Coconut (Cocos nucifera) is a fruit used for raises hdl cholesterol (and often ldl/total cholesterol) via medium-chain saturated fats. NutriDex grades the human evidence as Mixed. Coconut is a calorie- and fat-dense drupe whose nutrition differs sharply by form (meat, oil, water, milk). The best human evidence concerns coconut oil: a 2020 Circulation meta-analysis of 16 trials found it raised LDL cholesterol by about 10 mg/dL and HDL by about 4 mg/dL versus non-tropical vegetable oils, so it is not heart-protective relative to unsaturated fats.
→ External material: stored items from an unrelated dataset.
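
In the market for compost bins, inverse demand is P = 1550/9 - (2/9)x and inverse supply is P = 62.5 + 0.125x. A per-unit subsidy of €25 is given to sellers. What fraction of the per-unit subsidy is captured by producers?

Producer share = 0.36

Pre-subsidy: 1550/9 - (2/9)x = 62.5 + 0.125x gives x* = 316 and P* = 102.
With the subsidy, sellers receive Ps = Pb + 25 for each unit, where Pb is the price buyers pay.
On the curves, Pb = 1550/9 - (2/9)x and Ps = 62.5 + 0.125x; the wedge Ps − Pb = 25 gives 62.5 + 0.125x − (1550/9 - (2/9)x) = 25, so x' = 388.
Then Pb = 1550/9 − (2/9)·388 = 86 and Ps = 62.5 + 0.125·388 = 111.
Buyers' price falls by P* − Pb = 102 − 86 = 16; sellers' price rises by Ps − P* = 111 − 102 = 9.
So producers capture 9/25 = 0.36 of each unit of subsidy.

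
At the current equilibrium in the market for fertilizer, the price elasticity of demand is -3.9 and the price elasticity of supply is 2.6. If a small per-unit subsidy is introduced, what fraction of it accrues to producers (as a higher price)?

For a small subsidy around the equilibrium, the benefit split depends on the relative slopes, which at a point are proportional to the elasticities.
Buyer share = εs/(εs + |εd|) = 2.6/(2.6 + 3.9) = 0.4; seller share = |εd|/(εs + |εd|) = 0.6.
So producers capture 0.6 of the subsidy.

Producer share = 0.6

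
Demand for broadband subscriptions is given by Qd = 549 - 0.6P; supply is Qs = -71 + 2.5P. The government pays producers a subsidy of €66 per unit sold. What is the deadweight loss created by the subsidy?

Pre-subsidy: 549 - 0.6P = -71 + 2.5P gives P* = 200, Q* = 429.
With the subsidy, sellers receive Ps = Pb + 66 for each unit, where Pb is the price buyers pay.
Supply in terms of Pb becomes Qs = -71 + 2.5(Pb + 66) = 94 + 2.5Pb. Setting this equal to demand: 549 - 0.6Pb = 94 + 2.5Pb, so Pb = 4550/31.
Sellers receive Ps = 4550/31 + 66 = 6596/31; Q' = 549 − 0.6·(4550/31) = 14289/31.
The subsidy expands output by 14289/31 − 429 = 990/31 past the efficient level; on those units the gap between marginal cost and willingness to pay runs from 0 up to 66.
DWL = ½ × 66 × 990/31 = 32670/31.

Deadweight loss = 32670/31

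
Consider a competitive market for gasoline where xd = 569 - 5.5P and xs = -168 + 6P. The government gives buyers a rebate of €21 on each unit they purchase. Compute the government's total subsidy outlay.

Pre-subsidy: 569 - 5.5P = -168 + 6P gives P* = 1474/23, x* = 4980/23.
With the rebate, buyers effectively pay Pb = Ps − 21, where Ps is the price sellers receive.
Demand in terms of Ps becomes xd = 569 − 5.5(Ps − 21) = 684.5 - 5.5Ps. Setting this equal to supply: 684.5 - 5.5Ps = -168 + 6Ps, so Ps = 1705/23.
Buyers pay Pb = 1705/23 − 21 = 1222/23; x' = -168 + 6·(1705/23) = 6366/23.
Government outlay = subsidy × quantity = 21 × 6366/23 = 133686/23.

Government cost = 133686/23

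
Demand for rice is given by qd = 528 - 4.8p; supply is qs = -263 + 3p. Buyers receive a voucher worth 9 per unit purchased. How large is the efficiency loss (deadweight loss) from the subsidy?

Pre-subsidy: 528 - 4.8p = -263 + 3p gives p* = 3955/39, q* = 536/13.
With the rebate, buyers effectively pay pb = ps − 9, where ps is the price sellers receive.
Demand in terms of ps becomes qd = 528 − 4.8(ps − 9) = 571.2 - 4.8ps. Setting this equal to supply: 571.2 - 4.8ps = -263 + 3ps, so ps = 4171/39.
Buyers pay pb = 4171/39 − 9 = 3820/39; q' = -263 + 3·(4171/39) = 752/13.
The subsidy expands output by 752/13 − 536/13 = 216/13 past the efficient level; on those units the gap between marginal cost and willingness to pay runs from 0 up to 9.
DWL = ½ × 9 × 216/13 = 972/13.

Deadweight loss = 972/13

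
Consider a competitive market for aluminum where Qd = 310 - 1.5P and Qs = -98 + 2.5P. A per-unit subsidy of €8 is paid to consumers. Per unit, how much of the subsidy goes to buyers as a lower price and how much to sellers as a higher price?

Pre-subsidy: 310 - 1.5P = -98 + 2.5P gives P* = 102, Q* = 157.
With the rebate, buyers effectively pay Pb = Ps − 8, where Ps is the price sellers receive.
Demand in terms of Ps becomes Qd = 310 − 1.5(Ps − 8) = 322 - 1.5Ps. Setting this equal to supply: 322 - 1.5Ps = -98 + 2.5Ps, so Ps = 105.
Buyers pay Pb = 105 − 8 = 97; Q' = -98 + 2.5·105 = 164.5.
Buyers' price falls by P* − Pb = 102 − 97 = 5; sellers' price rises by Ps − P* = 105 − 102 = 3.

Buyers gain €5 per unit; sellers gain €3 per unit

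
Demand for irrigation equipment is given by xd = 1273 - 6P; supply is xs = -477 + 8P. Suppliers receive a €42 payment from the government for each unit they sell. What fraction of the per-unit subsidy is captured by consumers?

Pre-subsidy: 1273 - 6P = -477 + 8P gives P* = 125, x* = 523.
With the subsidy, sellers receive Ps = Pb + 42 for each unit, where Pb is the price buyers pay.
Supply in terms of Pb becomes xs = -477 + 8(Pb + 42) = -141 + 8Pb. Setting this equal to demand: 1273 - 6Pb = -141 + 8Pb, so Pb = 101.
Sellers receive Ps = 101 + 42 = 143; x' = 1273 − 6·101 = 667.
Buyers' price falls by P* − Pb = 125 − 101 = 24; sellers' price rises by Ps − P* = 143 − 125 = 18.
So consumers capture 24/42 = 4/7 of each unit of subsidy.

Consumer share = 4/7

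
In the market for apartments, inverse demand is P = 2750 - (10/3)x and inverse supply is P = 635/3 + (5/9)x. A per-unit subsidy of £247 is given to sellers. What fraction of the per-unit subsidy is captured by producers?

Pre-subsidy: 2750 - (10/3)x = 635/3 + (5/9)x gives x* = 4569/7 and P* = 4020/7.
With the subsidy, sellers receive Ps = Pb + 247 for each unit, where Pb is the price buyers pay.
On the curves, Pb = 2750 - (10/3)x and Ps = 635/3 + (5/9)x; the wedge Ps − Pb = 247 gives 635/3 + (5/9)x − (2750 - (10/3)x) = 247, so x' = 25068/35.
Then Pb = 2750 − (10/3)·(25068/35) = 2538/7 and Ps = 635/3 + (5/9)·(25068/35) = 4267/7.
Buyers' price falls by P* − Pb = 4020/7 − 2538/7 = 1482/7; sellers' price rises by Ps − P* = 4267/7 − 4020/7 = 247/7.
So producers capture (247/7)/247 = 1/7 of each unit of subsidy.

Producer share = 1/7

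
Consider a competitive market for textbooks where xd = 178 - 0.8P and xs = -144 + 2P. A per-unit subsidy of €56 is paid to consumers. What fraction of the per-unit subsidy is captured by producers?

Producer share = 2/7

Pre-subsidy: 178 - 0.8P = -144 + 2P gives P* = 115, x* = 86.
With the rebate, buyers effectively pay Pb = Ps − 56, where Ps is the price sellers receive.
Demand in terms of Ps becomes xd = 178 − 0.8(Ps − 56) = 222.8 - 0.8Ps. Setting this equal to supply: 222.8 - 0.8Ps = -144 + 2Ps, so Ps = 131.
Buyers pay Pb = 131 − 56 = 75; x' = -144 + 2·131 = 118.
Buyers' price falls by P* − Pb = 115 − 75 = 40; sellers' price rises by Ps − P* = 131 − 115 = 16.
So producers capture 16/56 = 2/7 of each unit of subsidy.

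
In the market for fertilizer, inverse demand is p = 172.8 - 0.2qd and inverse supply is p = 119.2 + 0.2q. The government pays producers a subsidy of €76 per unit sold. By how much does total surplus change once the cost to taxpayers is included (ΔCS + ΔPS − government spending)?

Net change in total surplus = -€7220

Pre-subsidy: 172.8 - 0.2q = 119.2 + 0.2q gives q* = 134 and p* = 146.
With the subsidy, sellers receive ps = pb + 76 for each unit, where pb is the price buyers pay.
On the curves, pb = 172.8 - 0.2q and ps = 119.2 + 0.2q; the wedge ps − pb = 76 gives 119.2 + 0.2q − (172.8 - 0.2q) = 76, so q' = 324.
Then pb = 172.8 − 0.2·324 = 108 and ps = 119.2 + 0.2·324 = 184.
ΔCS = ½(134 + 324)(146 − 108) = 8702; ΔPS = ½(134 + 324)(184 − 146) = 8702.
Government spending = 76 × 324 = 24624.
Net change = 8702 + 8702 − 24624 = -7220. The loss equals the DWL triangle ½·76·190.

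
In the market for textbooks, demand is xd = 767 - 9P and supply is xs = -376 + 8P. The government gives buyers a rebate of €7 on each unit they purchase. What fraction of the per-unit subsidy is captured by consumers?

Pre-subsidy: 767 - 9P = -376 + 8P gives P* = 1143/17, x* = 2752/17.
With the rebate, buyers effectively pay Pb = Ps − 7, where Ps is the price sellers receive.
Demand in terms of Ps becomes xd = 767 − 9(Ps − 7) = 830 - 9Ps. Setting this equal to supply: 830 - 9Ps = -376 + 8Ps, so Ps = 1206/17.
Buyers pay Pb = 1206/17 − 7 = 1087/17; x' = -376 + 8·(1206/17) = 3256/17.
Buyers' price falls by P* − Pb = 1143/17 − 1087/17 = 56/17; sellers' price rises by Ps − P* = 1206/17 − 1143/17 = 63/17.
So consumers capture (56/17)/7 = 8/17 of each unit of subsidy.

Consumer share = 8/17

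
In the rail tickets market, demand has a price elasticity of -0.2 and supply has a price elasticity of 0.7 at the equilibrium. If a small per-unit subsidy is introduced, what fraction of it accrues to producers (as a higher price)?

For a small subsidy around the equilibrium, the benefit split depends on the relative slopes, which at a point are proportional to the elasticities.
Buyer share = εs/(εs + |εd|) = 0.7/(0.7 + 0.2) = 7/9; seller share = |εd|/(εs + |εd|) = 2/9.
So producers capture 2/9 of the subsidy.

Producer share = 2/9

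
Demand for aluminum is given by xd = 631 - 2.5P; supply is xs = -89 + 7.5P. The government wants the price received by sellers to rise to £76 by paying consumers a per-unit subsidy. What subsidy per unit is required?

Required subsidy s = £16 per unit

At a seller price of 76, quantity supplied is -89 + 7.5·76 = 481.
Buyers absorb 481 only when they pay Pb with 631 − 2.5·Pb = 481, i.e. Pb = 60.
s = Ps − Pb = 76 − 60 = 16.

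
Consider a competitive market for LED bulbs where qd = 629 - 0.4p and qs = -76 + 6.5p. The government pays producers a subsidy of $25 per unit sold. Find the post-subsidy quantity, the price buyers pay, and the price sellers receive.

q' = 41231/69; buyers pay 5425/69; sellers receive 7150/69

Pre-subsidy: 629 - 0.4p = -76 + 6.5p gives p* = 2350/23, q* = 13527/23.
With the subsidy, sellers receive ps = pb + 25 for each unit, where pb is the price buyers pay.
Supply in terms of pb becomes qs = -76 + 6.5(pb + 25) = 86.5 + 6.5pb. Setting this equal to demand: 629 - 0.4pb = 86.5 + 6.5pb, so pb = 5425/69.
Sellers receive ps = 5425/69 + 25 = 7150/69; q' = 629 − 0.4·(5425/69) = 41231/69.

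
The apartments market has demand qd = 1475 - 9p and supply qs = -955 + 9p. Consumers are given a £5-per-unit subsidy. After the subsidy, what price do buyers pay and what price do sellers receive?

Pre-subsidy: 1475 - 9p = -955 + 9p gives p* = 135, q* = 260.
With the rebate, buyers effectively pay pb = ps − 5, where ps is the price sellers receive.
Demand in terms of ps becomes qd = 1475 − 9(ps − 5) = 1520 - 9ps. Setting this equal to supply: 1520 - 9ps = -955 + 9ps, so ps = 137.5.
Buyers pay pb = 137.5 − 5 = 132.5; q' = -955 + 9·137.5 = 282.5.

Buyers pay £132.5; sellers receive £137.5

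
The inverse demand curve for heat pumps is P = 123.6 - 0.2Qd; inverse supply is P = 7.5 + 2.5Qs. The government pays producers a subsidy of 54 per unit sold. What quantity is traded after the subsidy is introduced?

Pre-subsidy: 123.6 - 0.2Q = 7.5 + 2.5Q gives Q* = 43 and P* = 115.
With the subsidy, sellers receive Ps = Pb + 54 for each unit, where Pb is the price buyers pay.
On the curves, Pb = 123.6 - 0.2Q and Ps = 7.5 + 2.5Q; the wedge Ps − Pb = 54 gives 7.5 + 2.5Q − (123.6 - 0.2Q) = 54, so Q' = 63.
Then Pb = 123.6 − 0.2·63 = 111 and Ps = 7.5 + 2.5·63 = 165.

Q' = 63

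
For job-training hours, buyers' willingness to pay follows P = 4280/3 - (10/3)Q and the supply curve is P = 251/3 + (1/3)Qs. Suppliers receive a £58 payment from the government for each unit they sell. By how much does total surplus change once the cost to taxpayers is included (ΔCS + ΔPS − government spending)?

Pre-subsidy: 4280/3 - (10/3)Q = 251/3 + (1/3)Q gives Q* = 4029/11 and P* = 6790/33.
With the subsidy, sellers receive Ps = Pb + 58 for each unit, where Pb is the price buyers pay.
On the curves, Pb = 4280/3 - (10/3)Q and Ps = 251/3 + (1/3)Q; the wedge Ps − Pb = 58 gives 251/3 + (1/3)Q − (4280/3 - (10/3)Q) = 58, so Q' = 4203/11.
Then Pb = 4280/3 − (10/3)·(4203/11) = 5050/33 and Ps = 251/3 + (1/3)·(4203/11) = 6964/33.
ΔCS = ½(4029/11 + 4203/11)(6790/33 − 5050/33) = 2387280/121; ΔPS = ½(4029/11 + 4203/11)(6964/33 − 6790/33) = 238728/121.
Government spending = 58 × 4203/11 = 243774/11.
Net change = 2387280/121 + 238728/121 − 243774/11 = -5046/11. The loss equals the DWL triangle ½·58·174/11.

Net change in total surplus = -5046/11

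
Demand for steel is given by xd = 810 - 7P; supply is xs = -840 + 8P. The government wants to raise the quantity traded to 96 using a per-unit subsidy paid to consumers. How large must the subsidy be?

Required subsidy s = 15 per unit

At x = 96, invert demand for the buyer price: Pb = (810 − 96)/7 = 102; invert supply for the seller price: Ps = (96 − (-840))/8 = 117.
The subsidy must fill the gap: s = Ps − Pb = 117 − 102 = 15.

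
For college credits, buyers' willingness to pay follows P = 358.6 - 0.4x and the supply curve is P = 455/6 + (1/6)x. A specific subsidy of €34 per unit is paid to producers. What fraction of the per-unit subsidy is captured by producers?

Pre-subsidy: 358.6 - 0.4x = 455/6 + (1/6)x gives x* = 499 and P* = 159.
With the subsidy, sellers receive Ps = Pb + 34 for each unit, where Pb is the price buyers pay.
On the curves, Pb = 358.6 - 0.4x and Ps = 455/6 + (1/6)x; the wedge Ps − Pb = 34 gives 455/6 + (1/6)x − (358.6 - 0.4x) = 34, so x' = 559.
Then Pb = 358.6 − 0.4·559 = 135 and Ps = 455/6 + (1/6)·559 = 169.
Buyers' price falls by P* − Pb = 159 − 135 = 24; sellers' price rises by Ps − P* = 169 − 159 = 10.
So producers capture 10/34 = 5/17 of each unit of subsidy.

Producer share = 5/17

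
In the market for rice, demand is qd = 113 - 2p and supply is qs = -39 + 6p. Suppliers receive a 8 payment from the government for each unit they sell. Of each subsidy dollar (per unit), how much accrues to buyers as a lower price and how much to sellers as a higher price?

Pre-subsidy: 113 - 2p = -39 + 6p gives p* = 19, q* = 75.
With the subsidy, sellers receive ps = pb + 8 for each unit, where pb is the price buyers pay.
Supply in terms of pb becomes qs = -39 + 6(pb + 8) = 9 + 6pb. Setting this equal to demand: 113 - 2pb = 9 + 6pb, so pb = 13.
Sellers receive ps = 13 + 8 = 21; q' = 113 − 2·13 = 87.
Buyers' price falls by p* − pb = 19 − 13 = 6; sellers' price rises by ps − p* = 21 − 19 = 2.

Buyers gain 6 per unit; sellers gain 2 per unit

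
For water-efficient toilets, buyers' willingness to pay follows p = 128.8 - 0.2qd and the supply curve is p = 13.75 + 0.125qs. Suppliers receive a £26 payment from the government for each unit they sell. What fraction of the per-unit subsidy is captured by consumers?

Pre-subsidy: 128.8 - 0.2q = 13.75 + 0.125q gives q* = 354 and p* = 58.
With the subsidy, sellers receive ps = pb + 26 for each unit, where pb is the price buyers pay.
On the curves, pb = 128.8 - 0.2q and ps = 13.75 + 0.125q; the wedge ps − pb = 26 gives 13.75 + 0.125q − (128.8 - 0.2q) = 26, so q' = 434.
Then pb = 128.8 − 0.2·434 = 42 and ps = 13.75 + 0.125·434 = 68.
Buyers' price falls by p* − pb = 58 − 42 = 16; sellers' price rises by ps − p* = 68 − 58 = 10.
So consumers capture 16/26 = 8/13 of each unit of subsidy.

Consumer share = 8/13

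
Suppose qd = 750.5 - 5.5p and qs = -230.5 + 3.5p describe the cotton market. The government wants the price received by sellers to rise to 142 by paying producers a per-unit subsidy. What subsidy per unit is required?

At a seller price of 142, quantity supplied is -230.5 + 3.5·142 = 266.5.
Buyers absorb 266.5 only when they pay pb with 750.5 − 5.5·pb = 266.5, i.e. pb = 88.
s = ps − pb = 142 − 88 = 54.

Required subsidy s = 54 per unit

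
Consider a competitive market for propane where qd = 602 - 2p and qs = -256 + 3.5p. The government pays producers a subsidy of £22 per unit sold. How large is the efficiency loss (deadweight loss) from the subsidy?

Deadweight loss = £308

Pre-subsidy: 602 - 2p = -256 + 3.5p gives p* = 156, q* = 290.
With the subsidy, sellers receive ps = pb + 22 for each unit, where pb is the price buyers pay.
Supply in terms of pb becomes qs = -256 + 3.5(pb + 22) = -179 + 3.5pb. Setting this equal to demand: 602 - 2pb = -179 + 3.5pb, so pb = 142.
Sellers receive ps = 142 + 22 = 164; q' = 602 − 2·142 = 318.
The subsidy expands output by 318 − 290 = 28 past the efficient level; on those units the gap between marginal cost and willingness to pay runs from 0 up to 22.
DWL = ½ × 22 × 28 = 308.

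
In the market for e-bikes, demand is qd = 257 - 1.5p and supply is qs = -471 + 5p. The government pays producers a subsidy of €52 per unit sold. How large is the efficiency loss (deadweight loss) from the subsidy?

Deadweight loss = €1560

Pre-subsidy: 257 - 1.5p = -471 + 5p gives p* = 112, q* = 89.
With the subsidy, sellers receive ps = pb + 52 for each unit, where pb is the price buyers pay.
Supply in terms of pb becomes qs = -471 + 5(pb + 52) = -211 + 5pb. Setting this equal to demand: 257 - 1.5pb = -211 + 5pb, so pb = 72.
Sellers receive ps = 72 + 52 = 124; q' = 257 − 1.5·72 = 149.
The subsidy expands output by 149 − 89 = 60 past the efficient level; on those units the gap between marginal cost and willingness to pay runs from 0 up to 52.
DWL = ½ × 52 × 60 = 1560.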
A 2022 meta-analysis (7 RCTs) found no clinically relevant lipid or body-composition benefit at very-low GRADE certainty, while a 2025 meta-analysis of virgin-coconut-oil RCTs found favorable triglyceride and HDL shifts but no glucose benefit. Coconut water performs about as well as carbohydrate-electrolyte sports drinks for rehydration in small crossover trials, with no clear advantage and occasional GI upset. Claims that coconut oil or MCTs improve cognition in dementia rest on small, short trials that reliably raise ketones but show only inconsistent cognitive effects judged insufficient for clinical use. Most cardiovascular and metabolic outcome data are short-term, small, and at high risk of bias, with no trials of hard endpoints such as heart attack or stroke. The fresh meat does provide useful fiber and trace minerals, but its very high saturated-fat content warrants moderation.